Here are some things that other knitters have told me work for them:
- Change your knitting style: I am not bi-stitchual. I only knit one way - I guess I would call it modified English style - the yarn is in my right hand, but instead of throwing it over the needle, I flick it with my index finger. I have tried to switch to continental, but it does not work for me. I am set in my ways. I envy knitters who can alternate easily between English and Continental.
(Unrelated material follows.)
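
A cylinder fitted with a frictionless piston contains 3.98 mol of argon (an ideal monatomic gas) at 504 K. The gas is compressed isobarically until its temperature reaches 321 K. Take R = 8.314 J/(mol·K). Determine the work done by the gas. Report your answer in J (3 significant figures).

Isobaric: W = P ΔV = nR ΔT.
W = (3.98)(8.314)(321 − 504) = -6055 J.

W ≈ -6060 J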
If you try this, be careful about doing it in the middle of a project as your tension may change and so might your gauge.
- Change Crafts: I am also not bi-craftual. I am a one-trick pony. I knit. I occasionally crochet an edging or a small embellishment, but that's it. If you are multi-craftual, you can give your hands and wrists a break by focussing on your other crafts for a while. Crocheting, sewing, writing, drawing, needlepoint, cross-stitch, spinning, dyeing...the fibre community is full of so many talented, multi-craftual people - we really are an amazing bunch of creative talents.
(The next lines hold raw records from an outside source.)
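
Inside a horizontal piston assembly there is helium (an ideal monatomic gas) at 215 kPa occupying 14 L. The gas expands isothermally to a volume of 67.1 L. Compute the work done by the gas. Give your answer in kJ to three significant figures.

Isothermal: W = nRT ln(V₂/V₁) = P₁V₁ ln(V₂/V₁).
P₁V₁ = (215 kPa)(14 L) = 3010 J.
W = 3010 × ln(67.1/14) = 3010 × 1.567
W_by_gas = 4717 J.

W ≈ 4.72 kJ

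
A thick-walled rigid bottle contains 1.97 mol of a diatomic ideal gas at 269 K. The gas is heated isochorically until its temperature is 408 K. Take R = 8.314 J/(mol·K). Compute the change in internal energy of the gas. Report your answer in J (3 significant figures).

ΔU ≈ 5690 J

Constant volume ⇒ W = 0, so Q = ΔU = nCᵥΔT with Cᵥ = 5R/2 = 20.79 J/(mol·K).
ΔU = (1.97)(20.79)(408 − 269) = 5692 J.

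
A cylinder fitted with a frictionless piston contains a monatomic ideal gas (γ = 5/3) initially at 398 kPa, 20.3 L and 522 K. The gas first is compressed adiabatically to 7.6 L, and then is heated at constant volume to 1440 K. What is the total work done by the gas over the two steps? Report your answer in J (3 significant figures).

W_total ≈ -11200 J

Step 1 (adiabatic): W = (P₁V₁ − P₂V₂)/(γ−1) = (8079 − 15554)/0.667 = -11211 J.
Step 2 (isochoric): W = 0 (constant volume).
W_total = -11211 + 0 = -11211 J.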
- Avoidance: If there is a specific part of knitting that triggers your pain, avoid it. Small circumference needles add to my pain. I love to knit socks on 9 inch circular needles, but will have wrist pain for days afterwards. Other knitters I know have noticed they have similar triggers. Some have issues with small-sized needles, some have certain positions they cannot knit in and one knitter I know cannot use straights without getting elbow pain. I avoid deadline knitting as well as I will marathon knit to make the deadline and end up in pain.
*Disclaimer - I am not a healthcare professional. This post is not intended to replace medical advice. This is my own personal experience and experiences that have been shared with my by others. If you have a knitting related injury/strain/pain you should seek the advice of a qualified medical professional.